Maye's street art makes a statement and proclaims its faith despite the constraints and uncertainties of Covid.
Maye (b. 1990), Vers un monde meilleur, 2020, acrylic on canvas, 146 x 97 cm/57.4 x 38.1 in.
The sale at the Eiffel Tower (canceled due to the new health measures), which would have closed the annual edition of District 13 Art Fair if it had taken place, was finally held at Drouot. The "little guy" of the selection, the young French street artist Maye (b. 1990), carried off the highest bid at €42,250. The work's title, Vers un monde meilleur (Towards a Better World), was clearly relevant and provided a touch of optimism: a factor that may have been significant. Victorien Liria (his real name) is a self-taught artist from Sète, who came to this graphic art form via the hip-hop culture. He gives expression to his world on walls and canvas alike, conveying his messages through allegory. Surrealism is often evoked as regards the supple, slender figures that fill his works, crossing through them as though floating in the air. In 2013, like many artists, he moved from the wall to the canvas to perpetuate his work. The style of Shepard Fairey, born in Charleston in 1970, is a very different matter. He is already established as a "classic", or at least among the foremost top artists.
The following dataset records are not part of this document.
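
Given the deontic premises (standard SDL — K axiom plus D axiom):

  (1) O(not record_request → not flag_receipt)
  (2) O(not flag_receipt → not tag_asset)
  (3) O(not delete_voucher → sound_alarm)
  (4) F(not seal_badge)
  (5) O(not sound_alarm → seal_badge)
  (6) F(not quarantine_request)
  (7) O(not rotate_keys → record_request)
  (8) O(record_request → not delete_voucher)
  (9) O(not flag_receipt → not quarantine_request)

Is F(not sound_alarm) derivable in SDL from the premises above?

Yes

F(not quarantine_request) at premise 6 means O(quarantine_request).
The contrapositive of premise 9 (O(not flag_receipt → not quarantine_request)) is O(quarantine_request → flag_receipt), and O(quarantine_request) is already established, so O(flag_receipt).
Premise 1 is O(not record_request → not flag_receipt); contrapositively O(flag_receipt → record_request). Since O(flag_receipt) holds, K gives O(record_request).
Applying K to premise 8 (O(record_request → not delete_voucher)) and O(record_request) yields O(not delete_voucher).
Applying K to premise 3 (O(not delete_voucher → sound_alarm)) and O(not delete_voucher) yields O(sound_alarm).
Premises 2, 4, 5, 7 do not contribute to this derivation.
So O(sound_alarm) holds, i.e. F(not sound_alarm). The claim follows.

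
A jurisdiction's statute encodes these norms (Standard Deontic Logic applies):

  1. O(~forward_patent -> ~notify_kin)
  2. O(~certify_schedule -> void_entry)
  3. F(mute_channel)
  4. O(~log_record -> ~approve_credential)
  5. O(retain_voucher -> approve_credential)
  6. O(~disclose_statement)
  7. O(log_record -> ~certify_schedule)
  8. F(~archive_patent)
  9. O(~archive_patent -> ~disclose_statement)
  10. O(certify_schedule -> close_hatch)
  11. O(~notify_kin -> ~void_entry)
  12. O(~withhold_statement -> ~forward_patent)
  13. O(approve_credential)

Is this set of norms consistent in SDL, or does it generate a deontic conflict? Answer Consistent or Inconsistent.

Consistent

Premise 9 is O(~archive_patent -> ~disclose_statement); even if O(~disclose_statement) held, inferring O(~archive_patent) would be affirming the consequent — invalid.
So O(~archive_patent) is not derivable, and the apparent clash with O(archive_patent) does not arise.
A world satisfying every obligation exists (e.g. approve_credential=true, archive_patent=true, certify_schedule=false, close_hatch=false, disclose_statement=false, forward_patent=true, log_record=true, mute_channel=false, notify_kin=true, retain_voucher=false, void_entry=true, withhold_statement=true); no atom is both obligatory and forbidden, so the set is consistent.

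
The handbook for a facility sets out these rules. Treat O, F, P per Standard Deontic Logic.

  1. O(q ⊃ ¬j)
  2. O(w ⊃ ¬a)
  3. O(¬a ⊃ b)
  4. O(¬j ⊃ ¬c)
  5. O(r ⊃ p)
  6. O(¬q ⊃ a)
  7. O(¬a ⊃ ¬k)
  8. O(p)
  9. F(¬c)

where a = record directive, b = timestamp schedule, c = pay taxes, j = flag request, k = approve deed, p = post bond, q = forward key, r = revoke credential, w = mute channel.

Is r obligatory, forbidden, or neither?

Neither

Premise 5 is O(r ⊃ p); even if O(p) held, inferring O(r) would be affirming the consequent — invalid.
No premise or chain of K-axiom applications forces O(r), and none forces O(¬r). So r is neither obligatory nor forbidden under these norms.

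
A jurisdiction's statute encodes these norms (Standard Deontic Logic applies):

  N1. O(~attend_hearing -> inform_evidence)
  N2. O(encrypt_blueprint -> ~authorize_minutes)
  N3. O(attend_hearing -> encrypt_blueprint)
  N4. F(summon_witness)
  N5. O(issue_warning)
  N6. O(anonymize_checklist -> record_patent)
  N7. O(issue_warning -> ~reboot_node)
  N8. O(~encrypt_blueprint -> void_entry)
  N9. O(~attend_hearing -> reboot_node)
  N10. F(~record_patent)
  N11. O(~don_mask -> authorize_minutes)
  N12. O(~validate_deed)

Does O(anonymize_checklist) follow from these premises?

Premise 6 is O(anonymize_checklist -> record_patent); even if O(record_patent) held, inferring O(anonymize_checklist) would be affirming the consequent — invalid.
No other premise forces O(anonymize_checklist). An ideal world satisfying every premise can still have anonymize_checklist false, so O(anonymize_checklist) is not derivable.

No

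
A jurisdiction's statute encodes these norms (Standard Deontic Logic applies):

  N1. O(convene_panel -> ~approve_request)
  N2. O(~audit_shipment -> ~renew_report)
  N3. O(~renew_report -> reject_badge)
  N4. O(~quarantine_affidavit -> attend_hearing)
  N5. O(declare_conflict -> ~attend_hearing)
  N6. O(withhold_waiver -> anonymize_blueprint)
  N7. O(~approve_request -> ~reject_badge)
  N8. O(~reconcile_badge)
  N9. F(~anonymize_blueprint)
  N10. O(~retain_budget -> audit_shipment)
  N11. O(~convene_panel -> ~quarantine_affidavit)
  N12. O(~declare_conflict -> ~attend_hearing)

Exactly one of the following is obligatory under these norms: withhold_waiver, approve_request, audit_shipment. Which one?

audit_shipment

Premises 5 and 12 are O(declare_conflict -> ~attend_hearing) and O(~declare_conflict -> ~attend_hearing); every ideal world satisfies declare_conflict or ~declare_conflict, so in either case ~attend_hearing holds — hence O(~attend_hearing).
The contrapositive of premise 4 (O(~quarantine_affidavit -> attend_hearing)) is O(~attend_hearing -> quarantine_affidavit), and O(~attend_hearing) is already established, so O(quarantine_affidavit).
The contrapositive of premise 11 (O(~convene_panel -> ~quarantine_affidavit)) is O(quarantine_affidavit -> convene_panel), and O(quarantine_affidavit) is already established, so O(convene_panel).
From O(convene_panel) and premise 1, O(convene_panel -> ~approve_request), we obtain O(~approve_request).
Premise 7 is O(~approve_request -> ~reject_badge); since O(~approve_request), deontic closure gives O(~reject_badge).
Premise 3, O(~renew_report -> reject_badge), contraposes to O(~reject_badge -> renew_report); with O(~reject_badge) we get O(renew_report).
Premise 2 is O(~audit_shipment -> ~renew_report); contrapositively O(renew_report -> audit_shipment). Since O(renew_report) holds, K gives O(audit_shipment).
So O(audit_shipment) holds — audit_shipment is obligatory. None of the other listed options is made obligatory by any chain of premises.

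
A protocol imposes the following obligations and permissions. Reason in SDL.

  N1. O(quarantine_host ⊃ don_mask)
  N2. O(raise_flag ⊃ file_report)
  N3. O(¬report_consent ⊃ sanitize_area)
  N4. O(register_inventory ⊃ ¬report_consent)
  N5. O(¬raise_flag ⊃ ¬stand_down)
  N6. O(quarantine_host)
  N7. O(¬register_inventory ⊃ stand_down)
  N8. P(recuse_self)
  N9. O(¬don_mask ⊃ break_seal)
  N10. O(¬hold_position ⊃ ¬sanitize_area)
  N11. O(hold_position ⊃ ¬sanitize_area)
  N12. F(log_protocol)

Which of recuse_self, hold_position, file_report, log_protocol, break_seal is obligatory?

file_report

Premises 11 and 10 cover both cases: O(hold_position ⊃ ¬sanitize_area) and O(¬hold_position ⊃ ¬sanitize_area). Since hold_position ∨ ¬hold_position is a tautology, O(¬sanitize_area) follows.
The contrapositive of premise 3 (O(¬report_consent ⊃ sanitize_area)) is O(¬sanitize_area ⊃ report_consent), and O(¬sanitize_area) is already established, so O(report_consent).
The contrapositive of premise 4 (O(register_inventory ⊃ ¬report_consent)) is O(report_consent ⊃ ¬register_inventory), and O(report_consent) is already established, so O(¬register_inventory).
Premise 7 is O(¬register_inventory ⊃ stand_down); since O(¬register_inventory), deontic closure gives O(stand_down).
The contrapositive of premise 5 (O(¬raise_flag ⊃ ¬stand_down)) is O(stand_down ⊃ raise_flag), and O(stand_down) is already established, so O(raise_flag).
Premise 2 is O(raise_flag ⊃ file_report); since O(raise_flag), deontic closure gives O(file_report).
So O(file_report) holds — file_report is obligatory. None of the other listed options is made obligatory by any chain of premises.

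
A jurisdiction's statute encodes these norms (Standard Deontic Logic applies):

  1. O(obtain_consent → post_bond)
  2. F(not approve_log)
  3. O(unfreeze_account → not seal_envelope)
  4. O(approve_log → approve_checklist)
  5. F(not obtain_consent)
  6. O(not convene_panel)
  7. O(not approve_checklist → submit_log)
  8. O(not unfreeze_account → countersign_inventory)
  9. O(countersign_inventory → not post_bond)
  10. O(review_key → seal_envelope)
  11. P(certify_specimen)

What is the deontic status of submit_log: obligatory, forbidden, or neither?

Neither

Premise 7 is O(not approve_checklist → submit_log), but O(not approve_checklist) is not derivable from the premises, so it does not yield O(submit_log).
No premise or chain of K-axiom applications forces O(submit_log), and none forces O(not submit_log). So submit_log is neither obligatory nor forbidden under these norms.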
A spray-paint stencil and collage of 2019, a one-of-a-kind piece bearing his slogan Make Art, Not War (55 x 40 cm/21.6 x 15.7 in)—a huge project in itself—garnered €28,600. Meanwhile, Rod-1 (138 x 50 x 130 cm/54.3 x 19.6 x 51 in), a strange decomposing body by Brusk (born in 1976 and part of the Lyon scene), a unique work of 2015 with a structure in resin and breeze blocks making ironic reference to Rodin, oozed away on its base at €26,000.